Harris' space antenna sales up, up and away

Someone forgot to tell Harris Corp. about the demise of the space industry in Brevard County.

The Melbourne-based communication company’s space antenna segment, which employs about 500 on the Space Coast, didn’t miss a beat when the shuttle program ended last summer. In fact, with the steady growth of devices hungry for ever more bandwidth, Harris is seeing a improving demand for its antennas,Posts with Hospital rtls on IT Solutions blog covering Technology in the Classroom, which beam data down from 22,Home ownership options with buy mosaic.000 miles above the earth as they orbit on satellites.

“We are just as busy, probably busier” these days, Bill Gattle, vice president of Harris Space Communications Systems, said.

While many segments of Brevard’s space industry are slowing, Harris has a backlog of orders. The company is maintaining its work force and looking for opportunities for expansion.

“We’ve actually continued to grow,” Gattle said.

The company’s antennas are attached to more than 100 orbiting satellites, but Harris’ space business extends beyond just these products. Harris equipment has been on every U.S. manned space flight, and the company has developed telemetry systems and radios.

But with the end of shuttle flights, it has settled into a niche, producing furlable antennas that travel to space in compact packages and expand to 70 feet or more across when they reach orbit.
$1 billion in revenues

In 1967, Harris merged with Radiation Inc., a Melbourne company that supplied technology for the U.S. space program. Harris’s expertise at the time was in printing presses, but the company turned to designing radar tracking systems and satellite communications devices, experimenting with radio waves to learn their characteristics in order to design systems for space. The basic research gave the company a deep body of technical knowledge in the field of antenna construction.

Unfurlable mesh reflectors for NASA’s Tracking and Data Relay Satellite program were the first space antennas built by Harris. Work on those reflectors, which measured nearly 16 feet across, started in 1977, with the first satellite launched in 1983.

Over that time, the company has produced space antennas ranging from about 15 feet to more than 70 feet across. Harris builds two kinds of satellite antenna: large unfurlable mesh reflectors,Another Chance to buymosaic (MOS) 0 comments. and small, solid graphite reflectors. They can carry a range of radio frequencies, from UHF, which is used for television,If molds is a problem in your home, to Ka-band, which is popular for high-speed Internet access.
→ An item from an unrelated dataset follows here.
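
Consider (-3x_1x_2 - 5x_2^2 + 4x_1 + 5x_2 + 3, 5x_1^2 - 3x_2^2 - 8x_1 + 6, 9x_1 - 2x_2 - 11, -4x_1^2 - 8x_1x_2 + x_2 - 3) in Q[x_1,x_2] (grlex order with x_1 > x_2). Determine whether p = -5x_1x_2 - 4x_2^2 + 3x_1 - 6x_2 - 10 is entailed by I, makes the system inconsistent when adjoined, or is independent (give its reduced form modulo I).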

Now, the space antenna division meshes with the company’s other products and services related to space, including computer programs and satellite communications systems, to together bring Harris about $1 billion dollars a year in revenue, nearly 20 percent of its total.Industrialisierung des werkzeugbaus.
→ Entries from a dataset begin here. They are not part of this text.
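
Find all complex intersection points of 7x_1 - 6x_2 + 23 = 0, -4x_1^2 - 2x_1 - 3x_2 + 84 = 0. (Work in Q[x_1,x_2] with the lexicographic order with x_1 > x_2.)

{(-5, -2), (29/8, 129/16)}

Compute a lex Gröbner basis by Buchberger's algorithm.
f_1 = 7x_1 - 6x_2 + 23, LT = x_1.
f_2 = -4x_1^2 - 2x_1 - 3x_2 + 84, LT = x_1^2.

S(f_1,f_2): lcm = x_1^2. S = -6/7x_1x_2 + 39/14x_1 - 3/4x_2 + 21.
  leading term x_1x_2: subtract (-6/49x_2)·f_1 from -6/7x_1x_2 + 39/14x_1 - 3/4x_2 + 21 → 39/14x_1 - 36/49x_2^2 + 405/196x_2 + 21
  leading term x_1: subtract (39/98)·f_1 from 39/14x_1 - 36/49x_2^2 + 405/196x_2 + 21 → -36/49x_2^2 + 873/196x_2 + 1161/98
  leading term x_2^2: no divisor's leading term divides it; move -36/49x_2^2 to the remainder.
  leading term x_2: no divisor's leading term divides it; move 873/196x_2 to the remainder.
  leading term 1: no divisor's leading term divides it; move 1161/98 to the remainder.
  remainder -36/49x_2^2 + 873/196x_2 + 1161/98 ≠ 0; add h_3 = -36/49x_2^2 + 873/196x_2 + 1161/98 to the basis.

The other S-polynomials (S(f_1,h_3), S(f_2,h_3)) all reduce to 0 modulo the current basis, so we have a Gröbner basis.
Inter-reduce: drop elements whose leading term is divisible by another's, tail-reduce, and make monic.
Reduced Gröbner basis: {x_1 - 6/7x_2 + 23/7, x_2^2 - 97/16x_2 - 129/8}.

A lex Gröbner basis eliminates variables successively. Here x_2^2 - 97/16x_2 - 129/8 depends only on x_2, with roots {-2, 129/16}; lifting each root through the earlier basis elements recovers the full solutions.
  x_2 = -2: the earlier basis element becomes x_1 + 5 = 0, giving x_1 = -5 — point (-5, -2).
  x_2 = 129/16: the earlier basis element becomes x_1 - 29/8 = 0, giving x_1 = 29/8 — point (29/8, 129/16).
Substituting each solution back into the original system confirms all equations vanish.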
“Harris has always had the leading edge,” said Linwood Jones, who worked in Harris’ aerospace division from 1984-1988 and is now a professor of electrical engineering at the University of Central Florida and director of the Central Florida Remote Sensing laboratory.

The prospects for growth in the antenna division look good because the satellite market is stable. While an increasing amount of data is carried on buried optical fibers, the demand for satellite communications has grown as devices that need more bandwidth proliferate. Additionally, satellite communication is crucial for an increasing array of industries and sectors, including remote oil drilling rigs, ships at sea, international phone calls and military functions, such as controlling the drones now used by the U.S. military.
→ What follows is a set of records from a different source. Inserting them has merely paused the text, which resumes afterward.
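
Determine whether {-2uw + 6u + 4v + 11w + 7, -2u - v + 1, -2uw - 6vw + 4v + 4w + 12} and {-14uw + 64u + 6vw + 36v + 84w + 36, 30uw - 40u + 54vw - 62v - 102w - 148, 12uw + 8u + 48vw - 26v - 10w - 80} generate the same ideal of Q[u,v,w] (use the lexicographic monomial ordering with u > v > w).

Equality of ideals is decidable: compute both reduced Gröbner bases (unique for the ordering) and check whether they agree.
Buchberger on the first generating set:
f_1 = -2uw + 6u + 4v + 11w + 7, LT = uw.
f_2 = -2u - v + 1, LT = u.
f_3 = -2uw - 6vw + 4v + 4w + 12, LT = uw.

S(f_1,f_2): lcm = uw. S = -3u - 1/2vw - 2v - 5w - 7/2.
  leading term u: subtract (3/2)·f_2 from -3u - 1/2vw - 2v - 5w - 7/2 → -1/2vw - 1/2v - 5w - 5
  leading term vw: no divisor's leading term divides it; move -1/2vw to the remainder.
  leading term v: no divisor's leading term divides it; move -1/2v to the remainder.
  leading term w: no divisor's leading term divides it; move -5w to the remainder.
  leading term 1: no divisor's leading term divides it; move -5 to the remainder.
  remainder -1/2vw - 1/2v - 5w - 5 ≠ 0; add g_4 = -1/2vw - 1/2v - 5w - 5 to the basis.

S(f_1,f_3): lcm = uw. S = -3u - 3vw - 7/2w + 5/2.
  leading term u: subtract (3/2)·f_2 from -3u - 3vw - 7/2w + 5/2 → -3vw + 3/2v - 7/2w + 1
  leading term vw: subtract (6)·g_4 from -3vw + 3/2v - 7/2w + 1 → 9/2v + 53/2w + 31
  leading term v: no divisor's leading term divides it; move 9/2v to the remainder.
  leading term w: no divisor's leading term divides it; move 53/2w to the remainder.
  leading term 1: no divisor's leading term divides it; move 31 to the remainder.
  remainder 9/2v + 53/2w + 31 ≠ 0; add g_5 = 9/2v + 53/2w + 31 to the basis.

S(g_4,g_5): lcm = vw. S = v - 53/9w^2 + 28/9w + 10.
  leading term v: subtract (2/9)·g_5 from v - 53/9w^2 + 28/9w + 10 → -53/9w^2 - 25/9w + 28/9
  leading term w^2: no divisor's leading term divides it; move -53/9w^2 to the remainder.
  leading term w: no divisor's leading term divides it; move -25/9w to the remainder.
  leading term 1: no divisor's leading term divides it; move 28/9 to the remainder.
  remainder -53/9w^2 - 25/9w + 28/9 ≠ 0; add g_6 = -53/9w^2 - 25/9w + 28/9 to the basis.

The other S-polynomials (S(f_2,f_3), S(f_1,g_4), S(f_2,g_4), S(f_3,g_4), S(f_1,g_5), S(f_2,g_5), S(f_3,g_5), S(f_1,g_6), S(f_2,g_6), S(f_3,g_6), S(g_4,g_6), S(g_5,g_6)) all reduce to 0 modulo the current basis, so we have a Gröbner basis.
Inter-reduce: drop elements whose leading term is divisible by another's, tail-reduce, and make monic.
Reduced Gröbner basis: {u - 53/18w - 71/18, v + 53/9w + 62/9, w^2 + 25/53w - 28/53}.

Buchberger on the second generating set:
h_1 = -14uw + 64u + 6vw + 36v + 84w + 36, LT = uw.
h_2 = 30uw - 40u + 54vw - 62v - 102w - 148, LT = uw.
h_3 = 12uw + 8u + 48vw - 26v - 10w - 80, LT = uw.

S(h_1,h_2): lcm = uw. S = -68/21u - 78/35vw - 53/105v - 13/5w + 248/105.
  leading term u: no divisor's leading term divides it; move -68/21u to the remainder.
  leading term vw: no divisor's leading term divides it; move -78/35vw to the remainder.
  leading term v: no divisor's leading term divides it; move -53/105v to the remainder.
  leading term w: no divisor's leading term divides it; move -13/5w to the remainder.
  leading term 1: no divisor's leading term divides it; move 248/105 to the remainder.
  remainder -68/21u - 78/35vw - 53/105v - 13/5w + 248/105 ≠ 0; add k_4 = -68/21u - 78/35vw - 53/105v - 13/5w + 248/105 to the basis.

S(h_1,h_3): lcm = uw. S = -110/21u - 31/7vw - 17/42v - 31/6w + 86/21.
  leading term u: subtract (55/34)·k_4 from -110/21u - 31/7vw - 17/42v - 31/6w + 86/21 → -14/17vw + 7/17v - 49/51w + 14/51
  leading term vw: no divisor's leading term divides it; move -14/17vw to the remainder.
  leading term v: no divisor's leading term divides it; move 7/17v to the remainder.
  leading term w: no divisor's leading term divides it; move -49/51w to the remainder.
  leading term 1: no divisor's leading term divides it; move 14/51 to the remainder.
  remainder -14/17vw + 7/17v - 49/51w + 14/51 ≠ 0; add k_5 = -14/17vw + 7/17v - 49/51w + 14/51 to the basis.

S(h_1,k_4): lcm = uw. S = -32/7u - 117/170vw^2 - 1391/2380vw - 18/7v - 273/340w^2 - 448/85w - 18/7.
  leading term u: subtract (24/17)·k_4 from -32/7u - 117/170vw^2 - 1391/2380vw - 18/7v - 273/340w^2 - 448/85w - 18/7 → -117/170vw^2 + 871/340vw - 158/85v - 273/340w^2 - 8/5w - 502/85
  leading term vw^2: subtract (117/140w)·k_5 from -117/170vw^2 + 871/340vw - 158/85v - 273/340w^2 - 8/5w - 502/85 → 377/170vw - 158/85v - 311/170w - 502/85
  leading term vw: subtract (-377/140)·k_5 from 377/170vw - 158/85v - 311/170w - 502/85 → -3/4v - 53/12w - 31/6
  leading term v: no divisor's leading term divides it; move -3/4v to the remainder.
  leading term w: no divisor's leading term divides it; move -53/12w to the remainder.
  leading term 1: no divisor's leading term divides it; move -31/6 to the remainder.
  remainder -3/4v - 53/12w - 31/6 ≠ 0; add k_6 = -3/4v - 53/12w - 31/6 to the basis.

S(k_5,k_6): lcm = vw. S = -1/2v - 53/9w^2 - 103/18w - 1/3.
  leading term v: subtract (2/3)·k_6 from -1/2v - 53/9w^2 - 103/18w - 1/3 → -53/9w^2 - 25/9w + 28/9
  leading term w^2: no divisor's leading term divides it; move -53/9w^2 to the remainder.
  leading term w: no divisor's leading term divides it; move -25/9w to the remainder.
  leading term 1: no divisor's leading term divides it; move 28/9 to the remainder.
  remainder -53/9w^2 - 25/9w + 28/9 ≠ 0; add k_7 = -53/9w^2 - 25/9w + 28/9 to the basis.

The other S-polynomials (S(h_2,h_3), S(h_2,k_4), S(h_3,k_4), S(h_1,k_5), S(h_2,k_5), S(h_3,k_5), S(k_4,k_5), S(h_1,k_6), S(h_2,k_6), S(h_3,k_6), S(k_4,k_6), S(h_1,k_7), S(h_2,k_7), S(h_3,k_7), S(k_4,k_7), S(k_5,k_7), S(k_6,k_7)) all reduce to 0 modulo the current basis, so we have a Gröbner basis.
Inter-reduce: drop elements whose leading term is divisible by another's, tail-reduce, and make monic.
Reduced Gröbner basis: {u - 53/18w - 71/18, v + 53/9w + 62/9, w^2 + 25/53w - 28/53}.

These coincide, so the ideals are equal.

Yes, the ideals are equal.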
“We’re always going to need communication satellites,” Jones said.

Harris operates a massive worldwide satellite communication system and expects it will be a major part of its business in the future. The company’s satellite antennas are a crucial part of the communications industry.

“These are starting to compete with terrestrial (fiber optic cable) systems,” said Gattle, the vice president at Harris Space Communications Systems. “This market, which they call high thru-put satellites, is a booming market worldwide, and a lot of it is driven by the entertainment industry and the desire to move Internet data across the satellite in places that are remote.”